Researchers Tested a 500-Year-Old Bridge Concept by Leonardo to See If His Revolutionary Design Would Work. It Did
Had it been built, the Renaissance master’s design would have been the longest bridge in the world ten times over.
In 1502, Leonardo da Vinci submitted a proposal for an inventive parabolic-arch bridge that would connect Istanbul with its sister city of Galata. Had it been erected, it would have become the longest such structure in the world ten times over. It wasn’t, though, and so for centuries, engineers have wondered: Would it have actually worked?
Finally, the question has been put to rest.
A team of researchers at MIT, led by architectural professor John Ochsendorf, recreated Leonardo’s bridge in exacting detail. They discovered that, indeed, the Renaissance master’s design would have worked.

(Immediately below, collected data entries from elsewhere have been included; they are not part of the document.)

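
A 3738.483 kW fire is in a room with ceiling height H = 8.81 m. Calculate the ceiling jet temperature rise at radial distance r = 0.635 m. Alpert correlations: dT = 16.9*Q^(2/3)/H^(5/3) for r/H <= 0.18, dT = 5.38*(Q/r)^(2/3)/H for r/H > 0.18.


r/H = 0.635 / 8.81 = 0.072077
r/H <= 0.18, so dT = 16.9*Q^(2/3)/H^(5/3)
Q^(2/3) = 240.88
H^(5/3) = 37.580
dT = 16.9 * 240.88 / 37.580 = 108.32 K

108.32 K


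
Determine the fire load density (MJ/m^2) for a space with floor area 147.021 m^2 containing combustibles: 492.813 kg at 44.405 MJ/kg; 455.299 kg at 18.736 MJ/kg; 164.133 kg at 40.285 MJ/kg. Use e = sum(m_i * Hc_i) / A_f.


Total energy = 492.813*44.405 + 455.299*18.736 + 164.133*40.285
= 21883.36 + 8530.482 + 6612.098
= 37025.94 MJ
e = 37025.94 / 147.021 = 251.84 MJ/m^2

251.84 MJ/m^2


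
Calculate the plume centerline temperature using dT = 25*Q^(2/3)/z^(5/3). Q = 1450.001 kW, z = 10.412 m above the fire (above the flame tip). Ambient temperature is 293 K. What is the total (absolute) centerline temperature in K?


Q^(2/3) = 128.11
z^(5/3) = 49.647
dT = 25 * 128.11 / 49.647 = 64.510 K
T = 293 + 64.510 = 357.51 K

357.51 K


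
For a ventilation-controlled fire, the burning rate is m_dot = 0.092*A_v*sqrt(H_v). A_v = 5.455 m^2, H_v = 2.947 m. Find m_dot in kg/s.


sqrt(H_v) = 1.7167
m_dot = 0.092 * 5.455 * 1.7167 = 0.86153 kg/s

0.86153 kg/s


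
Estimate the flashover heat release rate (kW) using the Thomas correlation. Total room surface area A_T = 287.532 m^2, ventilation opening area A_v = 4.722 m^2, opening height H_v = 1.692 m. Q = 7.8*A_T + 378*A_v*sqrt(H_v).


7.8*A_T = 2242.7
sqrt(H_v) = 1.3008
378*A_v*sqrt(H_v) = 2321.8
Q = 2242.7 + 2321.8 = 4564.5 kW

4564.5 kW


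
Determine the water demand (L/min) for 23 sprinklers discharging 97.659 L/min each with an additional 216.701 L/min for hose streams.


Sprinkler demand = 23 * 97.659 = 2246.157 L/min
Total = 2246.157 + 216.701 = 2462.858 L/min

2462.858 L/min


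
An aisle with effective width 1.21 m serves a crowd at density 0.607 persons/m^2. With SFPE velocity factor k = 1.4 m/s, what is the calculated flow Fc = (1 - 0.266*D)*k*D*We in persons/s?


1 - 0.266*D = 1 - 0.266*0.607 = 0.83854
Fs = 0.83854 * 1.4 * 0.607 = 0.71259 persons/(s*m)
Fc = 0.71259 * 1.21 = 0.86223 persons/s

0.86223 persons/s


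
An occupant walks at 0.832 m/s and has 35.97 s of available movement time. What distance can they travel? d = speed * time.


d = 0.832 * 35.97 = 29.927 m

29.927 m


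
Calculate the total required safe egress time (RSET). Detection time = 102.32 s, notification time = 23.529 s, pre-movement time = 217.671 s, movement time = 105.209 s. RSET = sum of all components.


Total = 102.32 + 23.529 + 217.671 + 105.209 = 448.729 s

448.729 s


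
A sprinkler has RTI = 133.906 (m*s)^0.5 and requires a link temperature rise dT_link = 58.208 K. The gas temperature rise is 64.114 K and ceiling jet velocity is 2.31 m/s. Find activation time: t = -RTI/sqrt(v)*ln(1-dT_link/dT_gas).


dT_link/dT_gas = 0.90788
ln(1 - 0.90788) = -2.3847
t = -133.906 / sqrt(2.31) * -2.3847 = 210.10 s

210.10 s


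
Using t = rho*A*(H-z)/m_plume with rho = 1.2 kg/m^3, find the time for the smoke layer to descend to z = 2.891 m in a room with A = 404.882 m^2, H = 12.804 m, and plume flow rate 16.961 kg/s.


H - z = 9.913 m
t = 1.2 * 404.882 * 9.913 / 16.961 = 283.96 s

283.96 s


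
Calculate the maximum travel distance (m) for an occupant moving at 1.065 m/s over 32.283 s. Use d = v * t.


d = 1.065 * 32.283 = 34.381 m

34.381 m


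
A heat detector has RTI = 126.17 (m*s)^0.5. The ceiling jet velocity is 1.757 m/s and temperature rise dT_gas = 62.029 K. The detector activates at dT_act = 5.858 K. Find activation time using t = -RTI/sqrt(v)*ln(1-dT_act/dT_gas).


dT_act/dT_gas = 0.094440
ln(1 - 0.094440) = -0.099201
t = -126.17 / sqrt(1.757) * -0.099201 = 9.4425 s

9.4425 s


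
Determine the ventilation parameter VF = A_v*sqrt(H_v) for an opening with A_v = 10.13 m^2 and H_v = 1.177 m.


sqrt(H_v) = 1.0849
VF = 10.13 * 1.0849 = 10.990 m^(5/2)

10.990 m^(5/2)


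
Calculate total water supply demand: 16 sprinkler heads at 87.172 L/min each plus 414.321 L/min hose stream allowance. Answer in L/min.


Sprinkler demand = 16 * 87.172 = 1394.752 L/min
Total = 1394.752 + 414.321 = 1809.073 L/min

1809.073 L/min


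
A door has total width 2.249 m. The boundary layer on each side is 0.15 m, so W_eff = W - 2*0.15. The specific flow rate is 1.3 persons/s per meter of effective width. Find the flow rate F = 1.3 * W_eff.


W_eff = 2.249 - 0.30 = 1.949 m
F = 1.3 * 1.949 = 2.5337 persons/s

2.5337 persons/s


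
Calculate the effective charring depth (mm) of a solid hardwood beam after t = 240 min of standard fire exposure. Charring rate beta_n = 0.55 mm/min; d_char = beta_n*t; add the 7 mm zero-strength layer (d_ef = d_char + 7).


d_char = 0.55 * 240 = 132 mm
d_ef = 132 + 1.0*7 = 139 mm

139 mm


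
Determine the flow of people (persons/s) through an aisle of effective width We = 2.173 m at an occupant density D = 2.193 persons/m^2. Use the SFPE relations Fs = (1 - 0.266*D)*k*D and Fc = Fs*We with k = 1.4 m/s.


1 - 0.266*D = 1 - 0.266*2.193 = 0.41666
Fs = 0.41666 * 1.4 * 2.193 = 1.2792 persons/(s*m)
Fc = 1.2792 * 2.173 = 2.7798 persons/s

2.7798 persons/s


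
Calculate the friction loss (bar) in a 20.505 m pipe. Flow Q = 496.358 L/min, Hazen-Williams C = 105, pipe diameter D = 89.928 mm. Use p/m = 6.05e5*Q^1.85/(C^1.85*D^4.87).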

Leonardo’s proposal was created in response to an open request from Bayezid II, a sultan of the Ottoman Empire, who sought to connect the two Mediterranean cities in 1502. The inventor’s concept spanned roughly 919 feet, making it significantly larger than most bridges of the era, which were limited to less than 100 feet. What’s more, the design was revolutionary, supporting itself across one large arch. Other bridges of the time required numerous semicircular arches to sustain significant weight.
Needless to say, the sultan chose another bridge proposal. Leonardo’s own design was lost for centuries until being rediscovered in the 1950s.
Ochsendorf and his team weren’t the first to bring it to life. In the late 1990s, Norwegian artist Vebjørn Sand discovered da Vinci’s bridge studies for himself. Several years later, he realized the design in Ås, Norway, erecting a 1,201-foot walkway for pedestrians to pass over European route E18. However, Sand’s bridge was built with glued laminated timber—a modern material. Leonardo’s proposal called for something more primitive: masonry.
To properly test the bridge, the MIT team studied Leonardo’s plans, researched the materials and methods of construction used for such projects at the time, and factored in the geological specifics of the bridge’s would-be site—the Golden Horn waterway in present Turkey. They then built a 3D-printed scale model to measure the bridge’s load capacity and test against seismic tremors. (Leonardo, evidently, took potential earthquakes into account.) In the end, it was sound.
“It’s the power of geometry,” MIT grad Karly Bast, who worked on the project, told MIT News. “This is a strong concept. It was well thought out.” She added that the success of the Renaissance design illustrates how “you don’t necessarily need fancy technology to come up with the best ideas.”
Ochsendorf and his team presented their findings at a conference for the International Association for Shell and Spatial Structures in Barcelona earlier this month.